Educational and Health Services added 700 jobs (0.1 percent) on a seasonally adjusted basis in August. Health Care and Social Assistance added 1,000 jobs (0.2 percent), while Educational Services lost 300 (0.4 percent). Annually, the supersector added 21,590 jobs (4.3 percent), which was by far the most new jobs of any supersector over that time period. The overwhelming majority of those jobs came in Health Care and Social Assistance which grew by 19,407 (4.3 percent), while Educational Services added 2,183 jobs (3.6 percent).

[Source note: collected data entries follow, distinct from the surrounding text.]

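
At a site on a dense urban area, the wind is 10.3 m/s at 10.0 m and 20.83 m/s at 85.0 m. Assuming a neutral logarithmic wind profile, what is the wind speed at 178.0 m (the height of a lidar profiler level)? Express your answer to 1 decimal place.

24.5 m/s

Log law: V ∝ ln(z/z₀). From the pair, with r = V₁/V₂ = 0.49448,
ln z₀ = (ln z₁ − r·ln z₂)/(1 − r) = (2.3026 − 0.49448×4.4427)/0.50552 = 0.2093 → z₀ = 1.233 m
V₃ = V₁ · ln(z₃/z₀)/ln(z₁/z₀) = 10.3 × 4.9725/2.0933 = 24.4668 m/s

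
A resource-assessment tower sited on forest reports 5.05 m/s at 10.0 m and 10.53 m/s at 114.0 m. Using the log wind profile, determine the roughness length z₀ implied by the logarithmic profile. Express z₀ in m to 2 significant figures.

Log law: V(z) ∝ ln(z/z₀). With r = V₁/V₂ = 5.05/10.53 = 0.47958,
r · ln(z₂/z₀) = ln(z₁/z₀) ⇒ ln z₀ = (ln z₁ − r·ln z₂)/(1 − r)
ln z₀ = (2.30259 − 0.47958×4.73620) / 0.52042 = 0.0599
z₀ = exp(0.0599) = 1.062 m

z₀ ≈ 1.1 m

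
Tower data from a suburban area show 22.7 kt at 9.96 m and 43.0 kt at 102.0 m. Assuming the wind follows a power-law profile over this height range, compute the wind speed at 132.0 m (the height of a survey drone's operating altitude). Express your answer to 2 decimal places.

First find α: α = ln(V₂/V₁)/ln(z₂/z₁) = ln(43.0/22.7)/ln(102.0/9.96) = 0.63884/2.32640 = 0.2746
Extrapolate from 102.0 m to 132.0 m: V₃ = 43.0 × (132.0/102.0)^0.2746 = 43.0 × 1.0734 = 46.1548 kt

46.15 kt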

Leisure and Hospitality lost 700 jobs (0.3 percent) in August, following two consecutive months of solid growth. The losses all came in Arts, Entertainment, and Recreation (down 700 or 1.7 percent) as employment in Accommodation and Food Services held at 223,400. Annually, the supersector added 9,039 jobs (3.3 percent). Arts, Entertainment, and Recreation added 1,453 jobs (3 percent), while Accommodation and Food Services added 7,586 (3.3 percent).

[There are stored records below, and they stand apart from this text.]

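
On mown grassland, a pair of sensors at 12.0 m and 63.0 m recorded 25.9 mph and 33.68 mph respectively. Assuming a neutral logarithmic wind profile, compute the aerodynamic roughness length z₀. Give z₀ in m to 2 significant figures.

z₀ ≈ 0.048 m

Log law: V(z) ∝ ln(z/z₀). With r = V₁/V₂ = 25.9/33.68 = 0.76900,
r · ln(z₂/z₀) = ln(z₁/z₀) ⇒ ln z₀ = (ln z₁ − r·ln z₂)/(1 − r)
ln z₀ = (2.48491 − 0.76900×4.14313) / 0.23100 = -3.0354
z₀ = exp(-3.0354) = 0.04805 m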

Employment in Other Services was down by 1,100 jobs (0.9 percent) on a seasonally adjusted basis in August. Over the year the supersector lost 204 jobs (0.2 percent). The losses came from Repair and Maintenance (down 327 or 1.5 percent) and Personal and Laundry Services (down 364, 1.3 percent), as Religious, Grantmaking, Civic, Professional, and Similar Organizations added 487 jobs (0.8 percent).
Government employment was up by 600 (0.1 percent) in August on a seasonally adjusted basis. Most of that gain came in State Government (up 1,800 or 1.8 percent), as Federal employers added 100 jobs and Local employers lost 1,300. Annually, Government employers added 327 jobs (0.1 percent), returning to the black after two months of over-the-year job losses.
|Seasonally Adjusted Nonfarm Employment (in thousands)|
|Mining and Logging||5.6||5.6||5.6|
|Trade, Transportation, and Utilities||532.2||529.9||528.0|
|Professional and Business Services||357.2||357.4||356.3|
|Educational and Health||533.1||532.4||530.3|
|Leisure and Hospitality||265.1||265.8||263.3|
|Source: Department of Employment and Economic Development, Current Employment Statistics, 2016.|
*Over-the-year data are not seasonally adjusted because of small changes in seasonal adjustment factors from year to year. Also, there is no seasonality in over-the-year changes.